Submitted to: Postharvest Biology and Technology
Publication Type: Peer reviewed journal
Publication Acceptance Date: 9/4/2006
Publication Date: 4/15/2006
Citation: Gapper, N.E., Bai, J., Whitaker, B.D. 2006. Inhibition of ethylene-induced a-farnesene synthase gene PcAFS1 expression in ‘d’Anjou’ pears with 1-MCP reduces synthesis and oxidation of a-farnesene and delays development of superficial scald. Postharvest Biology and Technology. 41:225-233. DOI: 10.1016/jpostharvbio.2006.04.014. Interpretive Summary: A disorder called scald occurs in many popular varieties of apples and pears, appearing as sunken brown patches on the skin that make the fruit unmarketable. Since scald often does not appear until after removal from cold storage, it can cause great loss of fruit after all the expense of growing, harvesting, and storing them. This study was conducted to find out if scald development in pears and apples involves the same basic mechanism. It also tested treatment of pears with a new food-safe chemical, 1-MCP, that is known to control scald in apple fruit. Our results showed that in pear, as in apple, scald is induced when the gene AFS1 is turned on in the cold-stored fruit. This leads to accumulation of a natural toxic chemical that eventually kills the peel tissue. Treatment of apples with 1-MCP blocks the switch that turns on AFS1 and thus prevents scald. We found this was also true for pears, but a dose of 1-MCP high enough to control scald also inhibited ripening. This work provided information that can be used by plant scientists to develop new scald-resistant varieties of apple and pear fruits. It also identified the need for further study before 1-MCP treatment can become a practical means of scald control in pear fruit by fresh fruit growers and distributors.

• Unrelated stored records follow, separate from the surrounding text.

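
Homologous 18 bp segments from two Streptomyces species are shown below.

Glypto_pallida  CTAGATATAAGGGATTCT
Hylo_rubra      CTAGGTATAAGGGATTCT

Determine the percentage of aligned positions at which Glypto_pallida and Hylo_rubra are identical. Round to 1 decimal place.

Differing sites — 5:A/G.
17 of the 18 sites match, so the percent identity is 17/18 × 100 = 94.4%.

94.4%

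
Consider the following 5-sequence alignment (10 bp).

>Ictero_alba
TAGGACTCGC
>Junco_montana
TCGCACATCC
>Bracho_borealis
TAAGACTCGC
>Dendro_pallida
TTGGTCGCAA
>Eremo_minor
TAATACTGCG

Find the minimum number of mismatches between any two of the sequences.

1

Pairwise Hamming distances:
  Ictero_alba vs Junco_montana: 5
  Ictero_alba vs Bracho_borealis: 1
  Ictero_alba vs Dendro_pallida: 5
  Ictero_alba vs Eremo_minor: 5
  Junco_montana vs Bracho_borealis: 6
  Junco_montana vs Dendro_pallida: 7
  Junco_montana vs Eremo_minor: 6
  Bracho_borealis vs Dendro_pallida: 6
  Bracho_borealis vs Eremo_minor: 4
  Dendro_pallida vs Eremo_minor: 8
The smallest is 1, between Ictero_alba and Bracho_borealis.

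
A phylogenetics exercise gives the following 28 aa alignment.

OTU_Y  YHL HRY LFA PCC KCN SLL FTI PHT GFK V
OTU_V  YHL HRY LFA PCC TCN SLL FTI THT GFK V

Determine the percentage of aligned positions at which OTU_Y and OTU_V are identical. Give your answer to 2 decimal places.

92.86%

Differing sites — 13:K/T; 22:P/T.
26 of the 28 sites match, so the percent identity is 26/28 × 100 = 92.86%.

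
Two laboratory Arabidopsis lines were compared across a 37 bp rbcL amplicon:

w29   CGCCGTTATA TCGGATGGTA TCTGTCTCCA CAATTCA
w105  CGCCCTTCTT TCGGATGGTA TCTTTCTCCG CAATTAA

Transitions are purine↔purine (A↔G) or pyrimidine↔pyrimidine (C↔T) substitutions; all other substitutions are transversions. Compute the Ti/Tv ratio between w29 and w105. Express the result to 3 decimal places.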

Technical Abstract: Pre-storage treatment of scald-susceptible apple and pear fruits with the blocker of ethylene action 1-methylcyclopropene (1-MCP) inhibits the synthesis of a-farnesene. Consequently, accumulation of a-farnesene and its conjugated trienol (CTol) oxidation products in the fruit skin is diminished, and superficial scald is largely prevented. In cold-stored apple fruit, a marked increase in expression of AFS1, the gene encoding a-farnesene synthase (AFS), precedes the rapid accumulation of a-farnesene. A Pyrus communis gene encoding AFS (PcAFS1) was cloned using RT PCR with primers based on apple AFS1 and RNA from peel tissue of d’Anjou pears cold-stored for 33-94 days. Non-treated control and 1-MCP-treated (300 ppb for 6 h at 1 C) pears were stored at –1 C in air for up to 216 days. PcAFS1 expression in control fruit increased sharply over the first 63 days, was constant from 63-157 days, and then increased again from 157-183 days. In comparison, expression of PcAFS1 in 1-MCP-treated fruit was attenuated; levels PcAFS1 transcript were about 8-fold, 2.5-fold, and 2.3-fold lower than in the controls at 63, 123, and 183 days of storage, respectively. Maximum concentrations of a-farnesene and CTols in control fruit occurred at 94 and 123 days, respectively, and scald incidence was 100% after 94 days. a-Farnesene and CTol levels at these time points were, respectively, 9- and 19-fold lower in 1-MCP-treated fruit, which had no scald at 157 days, 13% at 183 days, and 40% at 216 days. Post-storage ripening, with the associated increases in softening, respiration, and ethylene production, was fully enabled in control fruit after 63 days at –1 C, whereas 1-MCP-treated pears failed to ripen properly even after 216 days.